The Navy hospital ship USNS Mercy arrived at the Port of Los Angeles Friday morning to support COVID-19 response efforts.
The Mercy docked at the World Cruise Terminal, idled by the cruise industry’s shutdown during the coronavirus crisis.
A spokesman for the U.S. Navy 3rd Fleet said the Mercy will serve non-COVID-19 patients currently admitted to shore-based hospitals and will provide a full spectrum of medical care for adults.
“This will allow local health professionals to focus on treating COVID-19 patients and for shore-based hospitals to use their intensive care units and ventilators for those patients,” the spokesman said.
Mercy’s primary mission is to provide an afloat, mobile, acute medical facility to the U.S. military. Its secondary mission is to provide full hospital services to support U.S. disaster relief and humanitarian operations worldwide.
The Mercy deployed from San Diego on Monday to provide relief to Los Angeles-area hospitals overburdened by the coronavirus pandemic.
In a letter to President Donald Trump asking that the Mercy be sent to his state, Gov. Gavin Newsom said California’s health care system will be significantly impacted by the rapid increase in confirmed coronavirus cases.
“We project that roughly 56% of our population — 25.5 million people — will be infected with the virus over an eight-week period,” Newsom said.
New York City also is slated to receive aid from a Navy hospital ship. New York Gov. Andrew Cuomo said Friday the USNS Comfort, which was being refitted at its homeport of Norfolk, Virginia, is scheduled to arrive Monday.
Donjon Marine Co. said it is expediting dredging operations at the Manhattan Cruise Terminal in preparation for the Comfort’s arrival.
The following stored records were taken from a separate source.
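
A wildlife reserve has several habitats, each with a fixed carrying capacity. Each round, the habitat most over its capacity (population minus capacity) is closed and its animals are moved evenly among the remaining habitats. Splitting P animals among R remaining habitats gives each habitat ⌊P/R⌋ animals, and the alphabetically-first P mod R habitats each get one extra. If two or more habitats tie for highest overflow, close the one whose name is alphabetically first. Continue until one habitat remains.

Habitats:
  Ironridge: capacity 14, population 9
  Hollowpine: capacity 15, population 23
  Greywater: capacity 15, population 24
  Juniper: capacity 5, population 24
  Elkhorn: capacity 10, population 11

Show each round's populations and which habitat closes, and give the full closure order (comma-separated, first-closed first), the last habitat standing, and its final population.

Round 1: Elkhorn=11 Greywater=24 Hollowpine=23 Ironridge=9 Juniper=24 → close Juniper (overflow 19)
  24÷4 = 6 each, +1 to first 0
Round 2: Elkhorn=17 Greywater=30 Hollowpine=29 Ironridge=15 → close Greywater (overflow 15)
  30÷3 = 10 each, +1 to first 0
Round 3: Elkhorn=27 Hollowpine=39 Ironridge=25 → close Hollowpine (overflow 24)
  39÷2 = 19 each, +1 to first 1
Round 4: Elkhorn=47 Ironridge=44 → close Elkhorn (overflow 37)
  47÷1 = 47 each, +1 to first 0

Closure order: Juniper, Greywater, Hollowpine, Elkhorn
Last habitat: Ironridge with 91 animals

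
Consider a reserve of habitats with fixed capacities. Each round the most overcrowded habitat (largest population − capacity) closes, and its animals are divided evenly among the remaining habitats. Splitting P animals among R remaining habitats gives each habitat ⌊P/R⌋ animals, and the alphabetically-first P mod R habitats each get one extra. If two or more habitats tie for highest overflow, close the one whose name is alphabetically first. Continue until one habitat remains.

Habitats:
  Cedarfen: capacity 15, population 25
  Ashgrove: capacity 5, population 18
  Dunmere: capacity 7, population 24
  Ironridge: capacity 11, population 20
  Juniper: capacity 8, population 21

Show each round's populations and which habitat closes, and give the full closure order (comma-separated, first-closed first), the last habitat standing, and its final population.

Closure order: Dunmere, Ashgrove, Juniper, Cedarfen
Last habitat: Ironridge with 108 animals

Round 1: Ashgrove=18 Cedarfen=25 Dunmere=24 Ironridge=20 Juniper=21 → close Dunmere (overflow 17)
  24÷4 = 6 each, +1 to first 0
Round 2: Ashgrove=24 Cedarfen=31 Ironridge=26 Juniper=27 → close Ashgrove (overflow 19)
  24÷3 = 8 each, +1 to first 0
Round 3: Cedarfen=39 Ironridge=34 Juniper=35 → close Juniper (overflow 27)
  35÷2 = 17 each, +1 to first 1
Round 4: Cedarfen=57 Ironridge=51 → close Cedarfen (overflow 42)
  57÷1 = 57 each, +1 to first 0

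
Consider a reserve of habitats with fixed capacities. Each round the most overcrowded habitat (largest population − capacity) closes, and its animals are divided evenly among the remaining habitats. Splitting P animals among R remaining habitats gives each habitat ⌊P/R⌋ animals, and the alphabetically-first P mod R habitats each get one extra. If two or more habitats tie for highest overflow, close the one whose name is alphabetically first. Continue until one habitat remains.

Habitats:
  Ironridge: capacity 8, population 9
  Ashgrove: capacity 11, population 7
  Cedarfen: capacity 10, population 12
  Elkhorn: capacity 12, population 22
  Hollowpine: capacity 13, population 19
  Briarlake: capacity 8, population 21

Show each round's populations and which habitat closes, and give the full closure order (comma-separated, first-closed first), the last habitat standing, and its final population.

Round 1: Ashgrove=7 Briarlake=21 Cedarfen=12 Elkhorn=22 Hollowpine=19 Ironridge=9 → close Briarlake (overflow 13)
  21÷5 = 4 each, +1 to first 1
Round 2: Ashgrove=12 Cedarfen=16 Elkhorn=26 Hollowpine=23 Ironridge=13 → close Elkhorn (overflow 14)
  26÷4 = 6 each, +1 to first 2
Round 3: Ashgrove=19 Cedarfen=23 Hollowpine=29 Ironridge=19 → close Hollowpine (overflow 16)
  29÷3 = 9 each, +1 to first 2
Round 4: Ashgrove=29 Cedarfen=33 Ironridge=28 → close Cedarfen (overflow 23)
  33÷2 = 16 each, +1 to first 1
Round 5: Ashgrove=46 Ironridge=44 → close Ironridge (overflow 36)
  44÷1 = 44 each, +1 to first 0

Closure order: Briarlake, Elkhorn, Hollowpine, Cedarfen, Ironridge
Last habitat: Ashgrove with 90 animals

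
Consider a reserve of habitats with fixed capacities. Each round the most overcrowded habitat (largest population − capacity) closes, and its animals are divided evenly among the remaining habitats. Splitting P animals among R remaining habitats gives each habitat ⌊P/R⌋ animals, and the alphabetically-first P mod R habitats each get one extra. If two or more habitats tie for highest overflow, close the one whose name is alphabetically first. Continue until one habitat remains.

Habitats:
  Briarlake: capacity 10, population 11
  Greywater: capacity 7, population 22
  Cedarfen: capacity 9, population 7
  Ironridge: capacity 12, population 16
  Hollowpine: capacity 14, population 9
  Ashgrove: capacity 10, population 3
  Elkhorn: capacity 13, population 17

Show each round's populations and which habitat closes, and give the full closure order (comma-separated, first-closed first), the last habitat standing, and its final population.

Round 1: Ashgrove=3 Briarlake=11 Cedarfen=7 Elkhorn=17 Greywater=22 Hollowpine=9 Ironridge=16 → close Greywater (overflow 15)
  22÷6 = 3 each, +1 to first 4
Round 2: Ashgrove=7 Briarlake=15 Cedarfen=11 Elkhorn=21 Hollowpine=12 Ironridge=19 → close Elkhorn (overflow 8)
  21÷5 = 4 each, +1 to first 1
Round 3: Ashgrove=12 Briarlake=19 Cedarfen=15 Hollowpine=16 Ironridge=23 → close Ironridge (overflow 11)
  23÷4 = 5 each, +1 to first 3
Round 4: Ashgrove=18 Briarlake=25 Cedarfen=21 Hollowpine=21 → close Briarlake (overflow 15)
  25÷3 = 8 each, +1 to first 1
Round 5: Ashgrove=27 Cedarfen=29 Hollowpine=29 → close Cedarfen (overflow 20)
  29÷2 = 14 each, +1 to first 1
Round 6: Ashgrove=42 Hollowpine=43 → close Ashgrove (overflow 32)
  42÷1 = 42 each, +1 to first 0

Closure order: Greywater, Elkhorn, Ironridge, Briarlake, Cedarfen, Ashgrove
Last habitat: Hollowpine with 85 animals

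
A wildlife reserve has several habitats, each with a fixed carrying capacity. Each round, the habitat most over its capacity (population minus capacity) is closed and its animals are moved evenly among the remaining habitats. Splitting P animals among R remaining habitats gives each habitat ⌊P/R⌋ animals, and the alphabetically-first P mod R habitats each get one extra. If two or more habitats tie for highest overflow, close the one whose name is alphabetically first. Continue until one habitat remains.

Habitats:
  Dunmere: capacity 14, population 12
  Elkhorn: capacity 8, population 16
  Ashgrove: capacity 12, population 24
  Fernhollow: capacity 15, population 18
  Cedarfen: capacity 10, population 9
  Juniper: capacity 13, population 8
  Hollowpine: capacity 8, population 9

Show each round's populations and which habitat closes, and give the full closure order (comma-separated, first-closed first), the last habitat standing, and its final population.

Round 1: Ashgrove=24 Cedarfen=9 Dunmere=12 Elkhorn=16 Fernhollow=18 Hollowpine=9 Juniper=8 → close Ashgrove (overflow 12)
  24÷6 = 4 each, +1 to first 0
Round 2: Cedarfen=13 Dunmere=16 Elkhorn=20 Fernhollow=22 Hollowpine=13 Juniper=12 → close Elkhorn (overflow 12)
  20÷5 = 4 each, +1 to first 0
Round 3: Cedarfen=17 Dunmere=20 Fernhollow=26 Hollowpine=17 Juniper=16 → close Fernhollow (overflow 11)
  26÷4 = 6 each, +1 to first 2
Round 4: Cedarfen=24 Dunmere=27 Hollowpine=23 Juniper=22 → close Hollowpine (overflow 15)
  23÷3 = 7 each, +1 to first 2
Round 5: Cedarfen=32 Dunmere=35 Juniper=29 → close Cedarfen (overflow 22)
  32÷2 = 16 each, +1 to first 0
Round 6: Dunmere=51 Juniper=45 → close Dunmere (overflow 37)
  51÷1 = 51 each, +1 to first 0

Closure order: Ashgrove, Elkhorn, Fernhollow, Hollowpine, Cedarfen, Dunmere
Last habitat: Juniper with 96 animals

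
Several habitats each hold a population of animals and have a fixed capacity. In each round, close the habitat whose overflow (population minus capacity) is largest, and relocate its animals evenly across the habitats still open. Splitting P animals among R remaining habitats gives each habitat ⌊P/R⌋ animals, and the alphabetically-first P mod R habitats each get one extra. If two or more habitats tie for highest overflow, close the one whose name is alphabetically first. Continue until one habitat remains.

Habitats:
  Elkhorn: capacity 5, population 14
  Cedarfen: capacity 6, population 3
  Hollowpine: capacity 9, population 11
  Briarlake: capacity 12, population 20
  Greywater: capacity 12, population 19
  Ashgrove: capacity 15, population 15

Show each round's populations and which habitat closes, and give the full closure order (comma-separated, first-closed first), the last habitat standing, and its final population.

Closure order: Elkhorn, Briarlake, Greywater, Ashgrove, Hollowpine
Last habitat: Cedarfen with 82 animals

Round 1: Ashgrove=15 Briarlake=20 Cedarfen=3 Elkhorn=14 Greywater=19 Hollowpine=11 → close Elkhorn (overflow 9)
  14÷5 = 2 each, +1 to first 4
Round 2: Ashgrove=18 Briarlake=23 Cedarfen=6 Greywater=22 Hollowpine=13 → close Briarlake (overflow 11)
  23÷4 = 5 each, +1 to first 3
Round 3: Ashgrove=24 Cedarfen=12 Greywater=28 Hollowpine=18 → close Greywater (overflow 16)
  28÷3 = 9 each, +1 to first 1
Round 4: Ashgrove=34 Cedarfen=21 Hollowpine=27 → close Ashgrove (overflow 19)
  34÷2 = 17 each, +1 to first 0
Round 5: Cedarfen=38 Hollowpine=44 → close Hollowpine (overflow 35)
  44÷1 = 44 each, +1 to first 0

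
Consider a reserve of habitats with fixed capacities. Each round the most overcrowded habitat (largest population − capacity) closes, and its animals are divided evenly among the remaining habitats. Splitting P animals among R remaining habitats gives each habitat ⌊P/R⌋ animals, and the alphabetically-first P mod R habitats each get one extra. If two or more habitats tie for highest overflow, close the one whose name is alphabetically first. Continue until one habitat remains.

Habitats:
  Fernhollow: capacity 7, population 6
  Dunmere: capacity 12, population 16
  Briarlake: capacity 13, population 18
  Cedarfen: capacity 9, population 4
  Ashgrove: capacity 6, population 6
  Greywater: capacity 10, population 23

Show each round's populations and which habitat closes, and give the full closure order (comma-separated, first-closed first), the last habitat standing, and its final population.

Round 1: Ashgrove=6 Briarlake=18 Cedarfen=4 Dunmere=16 Fernhollow=6 Greywater=23 → close Greywater (overflow 13)
  23÷5 = 4 each, +1 to first 3
Round 2: Ashgrove=11 Briarlake=23 Cedarfen=9 Dunmere=20 Fernhollow=10 → close Briarlake (overflow 10)
  23÷4 = 5 each, +1 to first 3
Round 3: Ashgrove=17 Cedarfen=15 Dunmere=26 Fernhollow=15 → close Dunmere (overflow 14)
  26÷3 = 8 each, +1 to first 2
Round 4: Ashgrove=26 Cedarfen=24 Fernhollow=23 → close Ashgrove (overflow 20)
  26÷2 = 13 each, +1 to first 0
Round 5: Cedarfen=37 Fernhollow=36 → close Fernhollow (overflow 29)
  36÷1 = 36 each, +1 to first 0

Closure order: Greywater, Briarlake, Dunmere, Ashgrove, Fernhollow
Last habitat: Cedarfen with 73 animals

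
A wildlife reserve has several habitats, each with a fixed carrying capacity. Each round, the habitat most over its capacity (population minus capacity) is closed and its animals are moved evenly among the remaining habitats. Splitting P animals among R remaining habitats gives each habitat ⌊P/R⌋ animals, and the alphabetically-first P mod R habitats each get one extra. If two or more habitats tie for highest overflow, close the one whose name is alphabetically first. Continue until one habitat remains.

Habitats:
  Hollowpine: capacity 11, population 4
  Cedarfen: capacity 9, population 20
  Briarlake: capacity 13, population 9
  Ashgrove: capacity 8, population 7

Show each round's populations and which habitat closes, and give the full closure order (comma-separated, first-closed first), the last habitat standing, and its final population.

Round 1: Ashgrove=7 Briarlake=9 Cedarfen=20 Hollowpine=4 → close Cedarfen (overflow 11)
  20÷3 = 6 each, +1 to first 2
Round 2: Ashgrove=14 Briarlake=16 Hollowpine=10 → close Ashgrove (overflow 6)
  14÷2 = 7 each, +1 to first 0
Round 3: Briarlake=23 Hollowpine=17 → close Briarlake (overflow 10)
  23÷1 = 23 each, +1 to first 0

Closure order: Cedarfen, Ashgrove, Briarlake
Last habitat: Hollowpine with 40 animals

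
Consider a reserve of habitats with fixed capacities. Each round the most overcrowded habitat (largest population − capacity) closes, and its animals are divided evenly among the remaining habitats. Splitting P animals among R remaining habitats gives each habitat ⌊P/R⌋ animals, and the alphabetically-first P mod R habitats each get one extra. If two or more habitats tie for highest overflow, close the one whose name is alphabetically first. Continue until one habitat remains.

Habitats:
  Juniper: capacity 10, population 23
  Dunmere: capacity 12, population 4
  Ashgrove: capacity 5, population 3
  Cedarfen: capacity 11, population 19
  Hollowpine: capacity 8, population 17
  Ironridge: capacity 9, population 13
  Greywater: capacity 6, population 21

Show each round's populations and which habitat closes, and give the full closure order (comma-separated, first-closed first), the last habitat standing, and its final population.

Closure order: Greywater, Juniper, Cedarfen, Hollowpine, Ironridge, Ashgrove
Last habitat: Dunmere with 100 animals

Round 1: Ashgrove=3 Cedarfen=19 Dunmere=4 Greywater=21 Hollowpine=17 Ironridge=13 Juniper=23 → close Greywater (overflow 15)
  21÷6 = 3 each, +1 to first 3
Round 2: Ashgrove=7 Cedarfen=23 Dunmere=8 Hollowpine=20 Ironridge=16 Juniper=26 → close Juniper (overflow 16)
  26÷5 = 5 each, +1 to first 1
Round 3: Ashgrove=13 Cedarfen=28 Dunmere=13 Hollowpine=25 Ironridge=21 → close Cedarfen (overflow 17)
  28÷4 = 7 each, +1 to first 0
Round 4: Ashgrove=20 Dunmere=20 Hollowpine=32 Ironridge=28 → close Hollowpine (overflow 24)
  32÷3 = 10 each, +1 to first 2
Round 5: Ashgrove=31 Dunmere=31 Ironridge=38 → close Ironridge (overflow 29)
  38÷2 = 19 each, +1 to first 0
Round 6: Ashgrove=50 Dunmere=50 → close Ashgrove (overflow 45)
  50÷1 = 50 each, +1 to first 0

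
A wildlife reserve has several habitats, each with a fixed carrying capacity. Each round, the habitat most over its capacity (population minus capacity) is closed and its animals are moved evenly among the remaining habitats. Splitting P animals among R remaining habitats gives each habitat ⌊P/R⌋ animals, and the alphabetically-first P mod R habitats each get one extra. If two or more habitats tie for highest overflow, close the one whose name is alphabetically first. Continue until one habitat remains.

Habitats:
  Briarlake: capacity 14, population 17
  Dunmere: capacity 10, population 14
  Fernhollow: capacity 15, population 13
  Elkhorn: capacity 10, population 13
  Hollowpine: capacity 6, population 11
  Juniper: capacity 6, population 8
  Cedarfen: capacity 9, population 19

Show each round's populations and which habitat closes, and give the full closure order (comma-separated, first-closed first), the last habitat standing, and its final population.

Closure order: Cedarfen, Hollowpine, Briarlake, Dunmere, Elkhorn, Juniper
Last habitat: Fernhollow with 95 animals

Round 1: Briarlake=17 Cedarfen=19 Dunmere=14 Elkhorn=13 Fernhollow=13 Hollowpine=11 Juniper=8 → close Cedarfen (overflow 10)
  19÷6 = 3 each, +1 to first 1
Round 2: Briarlake=21 Dunmere=17 Elkhorn=16 Fernhollow=16 Hollowpine=14 Juniper=11 → close Hollowpine (overflow 8)
  14÷5 = 2 each, +1 to first 4
Round 3: Briarlake=24 Dunmere=20 Elkhorn=19 Fernhollow=19 Juniper=13 → close Briarlake (overflow 10)
  24÷4 = 6 each, +1 to first 0
Round 4: Dunmere=26 Elkhorn=25 Fernhollow=25 Juniper=19 → close Dunmere (overflow 16)
  26÷3 = 8 each, +1 to first 2
Round 5: Elkhorn=34 Fernhollow=34 Juniper=27 → close Elkhorn (overflow 24)
  34÷2 = 17 each, +1 to first 0
Round 6: Fernhollow=51 Juniper=44 → close Juniper (overflow 38)
  44÷1 = 44 each, +1 to first 0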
Dredging Contractors of America reported Friday, “Jones Act dredging company Donjon Marine of Hillside, New Jersey, was contracted last week and asked to begin dredging Manhattan Cruise Terminal’s Berth 4 in anticipation of the arrival of the USNS Comfort to New York City. Donjon sprang into action, hurrying a dump scow out of drydock 10 days earlier than scheduled and moving its dredge, the Delaware Bay, and two other scows from ongoing projects into position.”
Both ships are equipped with 12 operating rooms, 1,000 hospital beds, digital radiological services, a medical lab, pharmacy and oxygen-producing plants. Each ship has a deck capable of landing large military helicopters and side ports to take on patients at sea. When fully operational, the hospital ships have a crew of about 71 civilians and up to 1,200 Navy medical and communications personnel.